|Faculty or Section :||Faculty of Business, Education, Law and Arts|
|School or Department :||School of Business|
|Student contribution band :||Band 4|
|Grading basis :||Graded|
|Version produced :||23 May 2022|
Leadership is a challenging role and good leadership skills through practice and reflection are conceived. Future leaders can benefit from being able to identify three mental processes that are core attributes of any leadership style namely mindfulness (M), selflessness (S) and compassion (C). Any leader or potential leader can build their own MSC and through a process of discovery, learn how to apply MSC to their people and their organisation. The MSC process begins inwardly with clearly identifying personal cognitive traits. It projects outward to the leader’s team and the organisation. In order for leaders to lead others, it is important to explore self-leadership and to identify personal leadership archetypes. How these archetypes shift leader mindsets is important. The emphasis therefore is on self-discovery and how mindfulness determines the concept of ‘focused attention’ versus ‘distracted outlook’. Students should learn how to become aware of others and situations by adopting a selfless and confident approach versus an ego-centric and diffident approach. Through critical reflection and practical observation, students should learn how to apply MSC to increase their own leadership effectiveness and to transform how others think and behave.

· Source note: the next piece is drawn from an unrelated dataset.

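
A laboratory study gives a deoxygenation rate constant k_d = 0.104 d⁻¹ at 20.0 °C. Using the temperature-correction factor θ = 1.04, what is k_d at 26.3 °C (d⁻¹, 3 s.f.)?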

'The Leader's Mind' is a course about self-discovery, how to mindfully-lead yourself including the concept of selflessness and getting out of the way of your people and how to develop compassion, self-confidence and humility. Students will explore the value of self-awareness as distinct from self-assessment, and learn about the difference between passion-bias versus inclusiveness. Students will be exposed to several `awareness training' methods through which they should learn to know more about the `self' - what one thinks and why, what one feels and why - and discover what things are consciously considered as important, and why. Importantly, students should learn about the real consequences of leader actions when the leader is not present, has their own agenda, does not focus, is less self-aware, and becomes less effective as a result. When a leader is constantly distracted, they will not be present in leader-led activities such as committees and meetings. In this course, students should acquire new cognitive and behavioural skills that enable them to increase their focus, avoid action for the sake of action, create focused time, and apply a range of ethical practices. They should also learn that many barriers exist to selfless leadership that need to be overcome before becoming an effective leader. Students will be required to work with the cooperation of their supervisor at work and to engage in peer mentoring. Decisions made in relation to mindfulness activities are a matter of reflection. Finally, they should be able to measure their own leadership archetype so that they can match self-assessment with self-awareness.